Dive Brief:
- Starling founder and CEO Anne Boden is stepping down June 30, the U.K.-based neobank announced Thursday.
- John Mountain, the digital bank’s chief operating officer, will serve as interim CEO. The company said it has begun “an international search for a permanent CEO and will update in due course.”
- The announcement came as the bank posted its annual results Thursday. Starling’s revenue more than doubled — to £453 million, compared with £216 million — during the year that ended March 31. It also reported pretax profits of £195 million, a sixfold increase over the previous year.
Dive Insight:
Concerns about a potential conflict of interest prompted Boden’s decision to step down, she said on a call with reporters Thursday, according to CNBC. She is a significant shareholder, with a 4.9% stake in Starling, TechCrunch reported.
Boden will remain on Starling’s board as a nonexecutive director after she leaves the CEO role.
“Now that we have grown from being an aspiring challenger to an established bank, it is clear the roles and priorities of a CEO and a large shareholder ultimately differ and require distinct approaches,” Boden said in a statement. “Separating my two roles is in the bank’s best interests. Handing over my responsibilities [as CEO] will enable me to focus on my position as a shareholder, championing Starling and ensuring we hold true to our values and vision.”
Boden’s departure comes amid leadership shuffles at two other U.K.-based fintechs. Revolut CFO Mikko Salovaara announced this month he would leaving that digital bank for “personal reasons.” James Radford, the CEO of the entity designed to host Revolut’s U.K. banking license, left the company weeks earlier.
Meanwhile, Wise CFO Matt Briers is stepping down next year, the company announced Monday. Additionally, the firm’s CEO, Kristo Käärmann, will go on paternity leave in September.
Boden’s interim successor, Mountain, has worked at Starling since 2015, serving a nearly six-year stint as chief information officer before moving to the COO role last year, according to his LinkedIn profile.
“What makes Starling stand out is that we’ve succeeded in making it both customer-led and technology-led throughout,” Mountain said Thursday. “We’ve firmly established a sustainable business model and I look forward to continuing our work of changing banking for good.”
Indeed, Starling just wrapped its second year of profitability, according to its annual report. It counts 3.6 million customers, £10.6 billion in deposits — a 17% from a year earlier — and £4.9 billion in loans.
“When I started Starling in 2014, I was told no one ever starts a bank, nobody wins market share and you’ll never make a profit,” Boden said. “Today’s results prove them wrong.”
Boden the advocate
In an annual letter Thursday, Boden also touted Starling’s software-as-a-service subsidiary, Engine, as a key to the neobank’s growth outside the U.K. Starling last year pulled its application for an Irish banking license after a four-year effort.
Despite Starling’s growth, Boden’s tenure has seen its share of turbulence. She weathered a coup attempt in 2015 led by then-Chief Technology Officer Tom Blomfield, who went on to found Monzo.

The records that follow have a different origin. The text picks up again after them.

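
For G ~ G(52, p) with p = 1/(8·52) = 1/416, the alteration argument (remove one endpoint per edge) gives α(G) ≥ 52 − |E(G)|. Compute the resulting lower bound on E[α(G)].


E[|E(G)|] = C(52, 2)·p = 1326 · (1/416) = 51/16.
E[α(G)] ≥ n − E[|E(G)|] = 52 − 51/16 = 781/16.
Numerically: ≈ 48.812.
(This is only a lower bound; the true E[α(G)] may be larger.)

E[α(G)] ≥ 781/16 ≈ 48.812.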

Starling also faced accusations last year from a former U.K. government official that it did not run adequate background checks on borrowers before giving out COVID-era bounce-back loans.
Boden asked the former minister to withdraw his statements, according to The Guardian.
But she may have nodded to the incident Thursday in her annual letter.
“I will never harden to the news of the financial distress caused to victims of financial fraud, including some of the most vulnerable in society,” Boden wrote. “Our people care and believe that a bank needs to strive to play its part in society. We do not always succeed at that, and often unintended consequences frustrate our efforts, but it is what we are all about.”
Boden took a stand against financial fraud in late 2021, halting advertising on Facebook and Instagram, and arguing she’d rather not risk exposing Starling customers to scams on the social-media platforms.
She also staunchly defended Starling’s independence. Rumors swirled in late 2020 that JPMorgan Chase and Lloyds had expressed interest in buying the neobank. Boden, for her part, said she “didn’t start a bank to sell out to the big boys.”
Starling, though, is in no hurry to launch an initial public offering, Boden told CNBC on Thursday. The neobank has raised £946.5 billion from investors including Goldman Sachs, Fidelity and the Qatar Investment Authority, and was last valued at £2.5 billion, according to CNBC.
“We’ve succeeded in disrupting an entire industry,” Boden said Thursday. “I’m immensely proud of these results, which are a testament to how far we have come as a team and how fast we’ve moved as a business.
“I have spent nearly a decade here as both the founder and CEO,” she added. “It’s been all-consuming and I’ve loved every minute of it.”